Using powershell, but open to other potential solutions....
I have a long string. I need to replace several sequences of characters by position in that string with a mask character (period or space). I don't know what those characters are going to be, but I know they need to be something else. I have written code using mid and iterating through the string using mid and position numbers, but that is a bit cumbersome and wondering if there is a faster/more elegant method.
Example:
Given the 2 strings:
ABCDEFGHIJKLMNOPQRSTUVWXYZ
12345678901234567890123456
I want to replace characters 2-4, 8-9, 16-22, & 23 with ., yielding:
A...EFGH..KLMNOP.....VWX.Z
1...5678..123456.....234.6
I can do that with a series of MID's, but I was just wanting to know if there were some sort of faster masking function to make this happen. I have to do this through millions of rows and second count.
Try this:
$regex = [regex]'(.).{3}(.{4}).{2}(.{6}).{5}(.{3}).(.+)'
$replace = '$1...$2..$3.....$4.$5'
('ABCDEFGHIJKLMNOPQRSTUVWXYZ',
'12345678901234567890123456') -Replace $regex,$replace
A...EFGH..KLMNOP.....VWX.Z
1...5678..123456.....234.6
The -replace operator is slower than string.replace() for a single operation, but has the advantage of being able to operate on an array of strings, which is faster than the string method plus a foreach loop.
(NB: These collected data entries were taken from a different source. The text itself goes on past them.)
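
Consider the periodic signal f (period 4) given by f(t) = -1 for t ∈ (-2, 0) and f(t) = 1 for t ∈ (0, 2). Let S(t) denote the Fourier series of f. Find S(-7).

1

t = -7 differs from t = 1 by -2 full period(s), and the series is 4-periodic.
f is continuous at t = 1 with value 1, so the series converges to 1 there.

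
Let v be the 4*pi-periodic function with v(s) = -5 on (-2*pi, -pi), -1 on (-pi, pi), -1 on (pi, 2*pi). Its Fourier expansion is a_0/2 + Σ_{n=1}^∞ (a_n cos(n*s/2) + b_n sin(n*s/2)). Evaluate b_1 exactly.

4/pi

b_1 = (1/(2*pi)) ∫_{-2*pi}^{2*pi} v(s) sin(s/2) ds.
Split the integral at the breakpoints.
Directly, an antiderivative of (-5) sin(s/2) is 10*cos(s/2); evaluating from -2*pi to -pi: ∫_{-2*pi}^{-pi} (-5) sin(s/2) ds = (0) - (-10) = 10.
Directly, an antiderivative of (-1) sin(s/2) is 2*cos(s/2); evaluating from -pi to pi: ∫_{-pi}^{pi} (-1) sin(s/2) ds = (0) - (0) = 0.
Directly, an antiderivative of (-1) sin(s/2) is 2*cos(s/2); evaluating from pi to 2*pi: ∫_{pi}^{2*pi} (-1) sin(s/2) ds = (-2) - (0) = -2.
Summing the pieces and multiplying by (1/(2*pi)) gives b_1 = 4/pi.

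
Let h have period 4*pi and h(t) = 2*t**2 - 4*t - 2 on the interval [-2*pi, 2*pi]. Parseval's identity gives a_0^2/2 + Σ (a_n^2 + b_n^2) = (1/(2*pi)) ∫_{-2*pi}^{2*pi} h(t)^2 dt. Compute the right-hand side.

(1/(2*pi)) ∫_{-2*pi}^{2*pi} h(t)^2 dt = (1/(2*pi)) · (16*pi*(15 + 40*pi**2 + 48*pi**4)/15) = 8 + 64*pi**2/3 + 128*pi**4/5.

8 + 64*pi**2/3 + 128*pi**4/5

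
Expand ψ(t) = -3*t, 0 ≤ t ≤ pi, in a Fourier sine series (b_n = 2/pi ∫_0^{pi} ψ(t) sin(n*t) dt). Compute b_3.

b_3 = 2/pi ∫_0^{pi} (-3*t) sin(3*t) dt.
Integrating by parts (boundary term plus one more integral), an antiderivative of (-3*t) sin(3*t) is t*cos(3*t) - sin(3*t)/3; evaluating from 0 to pi: ∫_{0}^{pi} (-3*t) sin(3*t) dt = (-pi) - (0) = -pi.
Hence b_3 = (2/pi)·(-pi) = -2.

-2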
Here's a sample implementation (requires V4):
$regex = [regex]'(.).{3}(.{4}).{2}(.{6}).{5}(.{3}).(.+)'
$replace = '$1...$2..$3.....$4.$5'
filter fix-file {
$_ -replace $regex,$replace |
add-content "c:\mynewfiles\$($file.name)"
}
get-childitem c:\myfiles\*.txt -PipelineVariable file |
get-content -ReadCount 1000 | fix-file
If you want to use the mask method, you can generate $regex and $replace from that:
$mask = '-...----..------.....---.-'
$regex = [regex]($mask -replace '(-+)','($1)').replace('-','.')
$replace =
([char[]]($mask -replace '-+','-') |
foreach {$i=1}{if ($_ -eq '.'){$_} else {'$'+$i++}} {}) -join ''
$regex.ToString()
$replace
(.)...(....)..(......).....(...).(.)
$1...$2..$3.....$4.$5
Here another approach:
C:\PS> $mask ="-...----..------.....---.-"
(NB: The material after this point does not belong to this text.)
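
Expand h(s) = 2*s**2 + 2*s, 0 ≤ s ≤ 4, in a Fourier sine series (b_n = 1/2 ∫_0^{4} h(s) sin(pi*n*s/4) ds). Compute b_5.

-256/(125*pi**3) + 16/pi

b_5 = 1/2 ∫_0^{4} (2*s**2 + 2*s) sin(5*pi*s/4) ds.
Integrating by parts twice (tabular method), an antiderivative of (2*s**2 + 2*s) sin(5*pi*s/4) is -8*s**2*cos(5*pi*s/4)/(5*pi) + 64*s*sin(5*pi*s/4)/(25*pi**2) - 8*s*cos(5*pi*s/4)/(5*pi) + 32*sin(5*pi*s/4)/(25*pi**2) + 256*cos(5*pi*s/4)/(125*pi**3); evaluating from 0 to 4: ∫_{0}^{4} (2*s**2 + 2*s) sin(5*pi*s/4) ds = (-256/(125*pi**3) + 32/pi) - (256/(125*pi**3)) = -512/(125*pi**3) + 32/pi.
Hence b_5 = (1/2)·(-512/(125*pi**3) + 32/pi) = -256/(125*pi**3) + 16/pi.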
C:\PS> ([char[]]'ABCDEFGHIJKLMNOPQRSTUVWXYZ' | % {$i=0}{if ($mask[$i++] -eq '-') {$_} else {'.'}}) -join ''
A...EFGH..KLMNOP.....VWX.Z
And if we are going to take advantage of V4 features :-), try this:
C:\PS> $i=0;([char[]]'ABCDEFGHIJKLMNOPQRSTUVWXYZ').Foreach({if ($mask[$i++] -eq '-') {$_} else {'.'}}) -join ''
Here yet another approach:
C:\PS> $mask = "{0}...{4}{5}{6}{7}..{10}{11}{12}{13}{14}{15}.....{21}{22}{23}.{25}"
C:\PS> $singlecharstrings = [string[]][char[]]'ABCDEFGHIJKLMNOPQRSTUVWXYZ'
C:\PS> $mask -f $singlecharstrings
A...EFGH..KLMNOP.....VWX.Z